O superego divino, comumente chamado "Deus", é exatamente o intencional centro dos pios exercícios devocionais de auto-entrega. Tendo a este "Deus" como foco de atenção e centro de consciência, o devoto consegue livrar-se do seu ego individual. Isto lhe possibilita elevar-se acima da posição do indivíduo que vê muitas árvores mas não a floresta, e imagina ser uma árvore. Reconhece o caráter abrangente da floresta, ou seja, a identidade coletiva de todos os seres em "Deus". Este é um passo em direção à superação do dualismo do "eu" e do "tu", do conflito entre criaturas essencialmente semelhantes. Tudo é experimentado como uma só coisa, subsumido na única personalidade divina. Todas as criaturas, de todos os lugares e tempos, são "suas" manifestações continuamente mutáveis.
(...) O ego de Deus, a última entidade pessoal, é fundamentalmente tão irreal quanto o ego humano, tão ilusório como o universo, não menos insubstancial do que todos os outros nomes e formas do mundo manifestado; porque "Deus" é somente a mais sutil, a mais magnífica, a mais agradável impressão falsa de todas, neste espetáculo geral de errôneas auto-ilusões. Como as demais formas desta realidade flutuante e transitória, "Deus" existe apenas quando associado ao poder da falsa representação de si. Daí "Deus" não ser real. Além disso, está associado a seu próprio auto-engano tão só em aparência, ou seja, no que concerne a nós.
(...) Logo, só para as mentes não iluminadas Deus parece ser real, dotado de atributos como a onisciência, a onipotência, a autoridade universal, e disposto a atitudes de benevolência ou de cólera. As piedosas preocupações centradas ao redor de Deus, os ritos das várias comunidades religiosas e as reflexões dos seus teólogos, pertencem e sustentam a atmosfera do mais sutil e respeitável auto-engano.
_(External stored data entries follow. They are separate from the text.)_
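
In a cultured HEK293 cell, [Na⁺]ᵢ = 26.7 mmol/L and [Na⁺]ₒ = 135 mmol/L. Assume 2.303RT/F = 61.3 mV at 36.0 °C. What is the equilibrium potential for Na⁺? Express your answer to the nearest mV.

E = (61.3/z) · log₁₀([Na⁺]_out/[Na⁺]_in) with z = +1.
= (61.3/1) · log₁₀(135/26.7) = 61.30 · log₁₀(5.056)
= 61.30 · (0.7038) = 43.14 mV

43 mV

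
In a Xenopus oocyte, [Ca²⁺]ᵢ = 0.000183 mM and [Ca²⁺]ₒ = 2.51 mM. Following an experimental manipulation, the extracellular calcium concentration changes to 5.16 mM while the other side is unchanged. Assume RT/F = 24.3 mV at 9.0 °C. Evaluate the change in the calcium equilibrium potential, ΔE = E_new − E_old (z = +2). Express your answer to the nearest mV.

9 mV

E_old = (24.3/2)·ln(2.51/0.000183) = 115.74 mV
E_new = (24.3/2)·ln(5.16/0.000183) = 124.50 mV
ΔE = 124.50 − (115.74) = 8.76 mV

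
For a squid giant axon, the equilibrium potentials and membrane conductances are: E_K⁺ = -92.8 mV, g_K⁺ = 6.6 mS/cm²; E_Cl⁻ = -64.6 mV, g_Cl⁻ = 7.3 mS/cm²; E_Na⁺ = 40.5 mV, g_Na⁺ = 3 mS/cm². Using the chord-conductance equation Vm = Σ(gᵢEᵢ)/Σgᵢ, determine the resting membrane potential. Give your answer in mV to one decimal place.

-57.0 mV

Σ gᵢEᵢ = 6.6·(-92.8) + 7.3·(-64.6) + 3·(40.5) = -962.56
Σ gᵢ = 6.6 + 7.3 + 3 = 16.9
Vm = -962.56 / 16.9 = -56.96 mV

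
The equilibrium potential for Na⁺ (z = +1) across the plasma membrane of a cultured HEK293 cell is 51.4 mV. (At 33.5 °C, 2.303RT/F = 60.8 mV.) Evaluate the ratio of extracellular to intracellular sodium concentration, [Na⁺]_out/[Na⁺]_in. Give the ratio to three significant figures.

log₁₀([out]/[in]) = E·z/(60.8) = 51.4 × 1 / 60.8 = 0.8454
[out]/[in] = 10^(0.8454) = 7.005

7.00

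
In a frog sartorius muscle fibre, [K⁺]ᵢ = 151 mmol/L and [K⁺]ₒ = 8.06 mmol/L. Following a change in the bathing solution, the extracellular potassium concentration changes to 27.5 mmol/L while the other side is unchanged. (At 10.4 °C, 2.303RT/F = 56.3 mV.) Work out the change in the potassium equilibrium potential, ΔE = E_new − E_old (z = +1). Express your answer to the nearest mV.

E_old = (56.3/1)·log₁₀(8.06/151) = -71.65 mV
E_new = (56.3/1)·log₁₀(27.5/151) = -41.64 mV
ΔE = -41.64 − (-71.65) = 30.01 mV

30 mV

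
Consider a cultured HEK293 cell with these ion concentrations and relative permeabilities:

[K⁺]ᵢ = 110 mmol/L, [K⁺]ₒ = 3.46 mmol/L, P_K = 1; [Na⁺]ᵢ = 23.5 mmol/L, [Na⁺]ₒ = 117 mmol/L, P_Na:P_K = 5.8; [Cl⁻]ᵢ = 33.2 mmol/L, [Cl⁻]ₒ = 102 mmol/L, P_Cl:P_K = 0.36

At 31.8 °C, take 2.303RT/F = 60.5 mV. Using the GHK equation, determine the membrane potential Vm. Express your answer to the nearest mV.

24 mV

Vm = 60.5 · log₁₀[(Σ P·[cation]ₒ + Σ P·[anion]ᵢ) / (Σ P·[cation]ᵢ + Σ P·[anion]ₒ)]
Numerator = 1×3.46 + 5.8×117 + 0.36×33.2 = 694
Denominator = 1×110 + 5.8×23.5 + 0.36×102 = 283
Vm = 60.5 · log₁₀(2.4522) = 60.5 × (0.3895) = 23.57 mV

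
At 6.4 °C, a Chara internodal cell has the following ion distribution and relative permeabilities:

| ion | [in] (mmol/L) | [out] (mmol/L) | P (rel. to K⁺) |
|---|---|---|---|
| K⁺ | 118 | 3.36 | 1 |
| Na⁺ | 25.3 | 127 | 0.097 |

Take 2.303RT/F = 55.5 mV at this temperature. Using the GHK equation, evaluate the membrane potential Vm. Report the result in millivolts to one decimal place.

-49.1 mV

Vm = 55.5 · log₁₀[(Σ P·[cation]ₒ + Σ P·[anion]ᵢ) / (Σ P·[cation]ᵢ + Σ P·[anion]ₒ)]
Numerator = 1×3.36 + 0.097×127 = 15.68
Denominator = 1×118 + 0.097×25.3 = 120.5
Vm = 55.5 · log₁₀(0.13017) = 55.5 × (-0.8855) = -49.15 mV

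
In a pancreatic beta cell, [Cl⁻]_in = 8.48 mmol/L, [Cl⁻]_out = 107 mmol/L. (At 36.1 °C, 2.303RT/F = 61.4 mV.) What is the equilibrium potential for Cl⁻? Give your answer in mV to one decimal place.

-67.6 mV

E = (61.4/z) · log₁₀([Cl⁻]_out/[Cl⁻]_in) with z = -1.
For an anion, dividing by z = -1 reverses the sign.
= (61.4/-1) · log₁₀(107/8.48) = -61.40 · log₁₀(12.62)
= -61.40 · (1.1010) = -67.60 mV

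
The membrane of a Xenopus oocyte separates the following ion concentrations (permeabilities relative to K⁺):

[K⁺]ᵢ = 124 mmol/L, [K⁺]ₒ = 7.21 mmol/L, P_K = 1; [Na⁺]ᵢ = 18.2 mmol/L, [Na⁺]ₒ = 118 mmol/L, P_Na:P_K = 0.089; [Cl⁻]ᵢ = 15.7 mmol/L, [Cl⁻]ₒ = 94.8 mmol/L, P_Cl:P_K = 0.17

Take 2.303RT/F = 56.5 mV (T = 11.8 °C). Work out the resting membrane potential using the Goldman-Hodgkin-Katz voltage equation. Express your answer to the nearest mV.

-48 mV

Vm = 56.5 · log₁₀[(Σ P·[cation]ₒ + Σ P·[anion]ᵢ) / (Σ P·[cation]ᵢ + Σ P·[anion]ₒ)]
Numerator = 1×7.21 + 0.089×118 + 0.17×15.7 = 20.38
Denominator = 1×124 + 0.089×18.2 + 0.17×94.8 = 141.7
Vm = 56.5 · log₁₀(0.1438) = 56.5 × (-0.8423) = -47.59 mV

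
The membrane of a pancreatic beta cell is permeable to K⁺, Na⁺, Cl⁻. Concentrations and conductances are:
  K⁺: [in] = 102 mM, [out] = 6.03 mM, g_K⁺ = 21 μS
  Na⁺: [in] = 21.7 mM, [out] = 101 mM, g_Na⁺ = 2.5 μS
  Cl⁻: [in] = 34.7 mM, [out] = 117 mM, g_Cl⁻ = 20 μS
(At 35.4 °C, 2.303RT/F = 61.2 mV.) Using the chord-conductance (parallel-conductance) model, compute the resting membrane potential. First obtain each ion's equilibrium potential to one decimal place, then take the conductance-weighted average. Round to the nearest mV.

-49 mV

E_K⁺ = (61.2/1)·log₁₀(6.03/102) = -75.2 mV
E_Na⁺ = (61.2/1)·log₁₀(101/21.7) = 40.9 mV
E_Cl⁻ = (61.2/-1)·log₁₀(117/34.7) = -32.3 mV
Vm = (Σ gᵢEᵢ)/(Σ gᵢ) = (21·-75.2 + 2.5·40.9 + 20·-32.3) / (21 + 2.5 + 20)
= -2122.95 / 43.5 = -48.80 mV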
Logicamente, têm um valor inestimável como meios preliminares. Proporcionam uma espécie de escada pela qual o indivíduo totalmente egoísta pode subir a partir da escura prisão de seu próprio ego. Mas, quando alcança o último degrau e, por fim, está capacitado para transcender a conveniente verdade do monoteísmo pessoal, a escada deve ser abandonada. (...) O Ser supremo não está ávido por atrair imediatamente cada ser humano à sua esfera supramundana através da iluminação, nem mesmo difundir noções idênticas e corretas a respeito da natureza e função de sua divindade. Ele não é um Deus ciumento. Pelo contrário, permite e até se deleita com todas as ilusões diferenciadoras que acossam e obscurecem a mente dos homens. Dá boas-vindas e compreende todo tipo de fé e de culto. Embora seja Ele próprio o amor perfeito e se incline a todos os seus devotos não importando quais sejam seus níveis de entendimento, também é, ao mesmo tempo, soberanamente indiferente e absolutamente despreocupado, pois Ele mesmo não possui ego.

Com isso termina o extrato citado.